Propertymark President Mary-Lou Press says homebuyers should avoid making loan decisions based solely on rate forecasts.

 

Propertymark has warned property buyers against going for short-term fixed-rate mortgages.

The warning follows new data from financial comparison site Moneyfacts that reveals a growing number of borrowers are going for two-year deals.

Borrowers should avoid making decisions based solely on rate forecasts.”

Mary-Lou Press, President at NAEA Propertymark (pictured), says: “What’s particularly interesting is that we’re seeing buyers place a greater emphasis on flexibility than simply securing the lowest rate available.
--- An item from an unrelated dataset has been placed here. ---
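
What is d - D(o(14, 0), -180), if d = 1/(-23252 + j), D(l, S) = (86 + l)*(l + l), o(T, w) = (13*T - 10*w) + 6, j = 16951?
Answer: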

“Many borrowers are conscious that their circumstances may change over the next few years, whether that’s moving home, upsizing or reviewing their borrowing position, and shorter-term fixes can provide more options when those decisions arise.

“That said, borrowers should avoid making decisions based solely on rate forecasts.”

Demand increase

Moneyfacts says the share of website users comparing two-year fixed-rate mortgages increased from 48.4% in February to 55.6% in May, while demand for five-year fixed deals fell from 27.7% to 21.8%.

Searches for 10-year fixed-rate mortgages also eased, falling from 6.5% to 4.5%.

Despite the average five-year fixed mortgage rate – at 5.68% – being lower than the average two-year fixed rate – at 5.78% – in May, demand continued to shift towards shorter-term deals.

More borrowers appear to be willing to take a calculated risk that they will have the opportunity to refinance sooner at lower rates instead of securing the lowest available rate today, Moneyfacts says.

Shorter fix
Adam French - Moneyfacts
Adam French, Head of Consumer Finance, Moneyfacts

Adam French, Head of Consumer Finance at Moneyfacts, says: “It appears many borrowers believe the recent spike in mortgage rates will prove temporary, and are willing to pay a small premium for a shorter fix in the expectation that they will be able to refinance onto a more competitive deal in the future.

“The continued decline in demand for 10-year fixes backs this up. Unsurprisingly, borrowers are reluctant to commit to today’s rates for the long term, despite the payment certainty these products can offer.”